The model we saw was a preproduction version, so the screens weren't working, but we were able to confirm some important details. All three models will come with a pair of screens up front, an 11-inch screen in the instrument cluster and an 11.3-inch touchscreen display for the infotainment system.
Every Prologue will come with Honda's latest infotainment software, which we first saw in the top-spec version of the 2023 Honda Accord. We're thankful for that because it's a big step above the multimedia experience in other Hondas, which feels like something out of the mid-2010s. It features Google built-in, meaning that, along with improved voice commands, you also get Google Maps and access to the Google Play store to download apps. Elite models will also feature a head-up display.
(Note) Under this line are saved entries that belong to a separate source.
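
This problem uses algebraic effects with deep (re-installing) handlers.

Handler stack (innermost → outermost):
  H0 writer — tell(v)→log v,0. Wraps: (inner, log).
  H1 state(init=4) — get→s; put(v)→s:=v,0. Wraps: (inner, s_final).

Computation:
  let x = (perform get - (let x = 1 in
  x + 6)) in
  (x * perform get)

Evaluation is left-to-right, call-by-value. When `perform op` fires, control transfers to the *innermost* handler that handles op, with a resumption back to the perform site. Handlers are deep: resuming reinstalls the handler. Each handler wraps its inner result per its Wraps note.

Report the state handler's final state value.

Working:
get @ H1 ⇒ 4
get @ H1 ⇒ 4
H0 returns (-12, ())
H1 returns ((-12, ()), 4)
= ((-12, ()), 4)

Answer: 4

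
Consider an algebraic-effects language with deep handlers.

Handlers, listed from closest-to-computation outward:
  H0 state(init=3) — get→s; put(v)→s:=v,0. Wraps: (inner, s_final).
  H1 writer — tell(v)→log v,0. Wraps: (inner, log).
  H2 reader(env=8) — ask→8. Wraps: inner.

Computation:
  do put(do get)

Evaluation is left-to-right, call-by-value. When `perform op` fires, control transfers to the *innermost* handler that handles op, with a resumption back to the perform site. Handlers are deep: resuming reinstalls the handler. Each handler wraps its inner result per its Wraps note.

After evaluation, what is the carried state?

Answer: 3

Working:
get @ H0 ⇒ 3
put(3) @ H0 ⇒ s:=3
H0 returns (0, 3)
H1 returns ((0, 3), ())
H2 returns ((0, 3), ())
= ((0, 3), ())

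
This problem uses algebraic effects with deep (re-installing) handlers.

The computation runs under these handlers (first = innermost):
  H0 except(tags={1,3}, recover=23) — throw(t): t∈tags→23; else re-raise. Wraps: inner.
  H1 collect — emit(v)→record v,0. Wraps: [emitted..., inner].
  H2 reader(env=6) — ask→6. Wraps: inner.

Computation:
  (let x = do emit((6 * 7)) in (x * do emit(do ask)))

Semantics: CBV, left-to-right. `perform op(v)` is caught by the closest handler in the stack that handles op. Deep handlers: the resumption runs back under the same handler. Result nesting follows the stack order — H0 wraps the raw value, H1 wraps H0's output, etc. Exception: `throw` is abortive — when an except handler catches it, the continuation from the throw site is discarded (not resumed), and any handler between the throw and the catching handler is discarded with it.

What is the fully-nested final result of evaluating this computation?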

The Honda Sensing suite of safety technologies will also come standard, with features like a blind-spot warning system, adaptive cruise control and lane keeping assistance. The Prologue will debut a few other safety features that are a first for Honda: rear cross-traffic braking, blind-spot steering assist and rear pedestrian alert. But unlike the ZDX, it won't get an adapted version of GM's hands-free Super Cruise driving system. Rats.
The Prologue's starting price in the high $40,000s makes it more expensive than its competitors, but it is larger and offers more interior room as well. We'll have to wait to get behind the wheel to render final judgment on whether Honda and GM made sweet music together.